Un treno, un molfettese e un torinese. No non è l'inizio di una barzelletta ma uno spicchio di vita.

Mi aggiusto i capelli con l'unico santo elastico che me li tiene raccolti, gli altri son stati tutti tentativi falliti alla prima prova.
Do uno sguardo di sfuggita all'ora e recupero le chiavi della macchina uscendo successivamente di casa, per fortuna non ho l'obbligo di guidare non mi piace farlo più di tanto solo se è strettamente necessario.
Scendo nel cortile e lancio le chiavi a Rino che mi sta già aspettando, come sempre posso contare su di lui, appena apre monto dal lato passeggero sono così agitato che mi sono messo pure le scarpe al contrario e me ne sto accorgendo solo adesso oh beh poco male tanto una stranezza in più una stranezza in meno non cambia, tanto ho già mezza Molfetta che mi guarda come se fossi un delinquente qualsiasi l'altra metà probabilmente ignora e basta senza farsi troppi problemi.
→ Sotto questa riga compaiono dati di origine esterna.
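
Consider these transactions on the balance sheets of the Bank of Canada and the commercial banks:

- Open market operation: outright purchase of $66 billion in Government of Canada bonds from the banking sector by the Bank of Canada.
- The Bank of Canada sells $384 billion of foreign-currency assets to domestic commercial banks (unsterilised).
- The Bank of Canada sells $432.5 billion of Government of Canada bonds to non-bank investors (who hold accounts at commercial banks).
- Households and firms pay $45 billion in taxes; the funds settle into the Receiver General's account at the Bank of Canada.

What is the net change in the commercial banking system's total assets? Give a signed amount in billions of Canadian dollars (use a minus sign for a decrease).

Bank of Canada balance sheet:
  Assets:      Securities −$366.5B, Foreign assets −$384B
  Liabilities: Bank reserves −$795.5B, Government deposits +$45B
Commercial banking system:
  Assets:      Reserves at CB −$795.5B, Securities −$66B, Foreign assets +$384B
  Liabilities: Checkable deposits −$477.5B
Change in total bank assets = -$477.5 billion.

-$477.5 billion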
Prendo il telefono dalla tasca appena sento il suono di un messaggio sorridendo quando vedo il mittente, adesso manca poco Michele mi dico in testa cercando di calmarmi cosa che risulta perfettamente inutile, ogni volta potrei essere usato come corda di ricambio di una chitarra o di un violino per quanto sono teso.
Scendo dalla macchina appena arriviamo al piazzale della stazione, non importa cercare parcheggio è questione di pochi minuti, che a me sembrano ore mentre guardo il tabellone degli arrivi.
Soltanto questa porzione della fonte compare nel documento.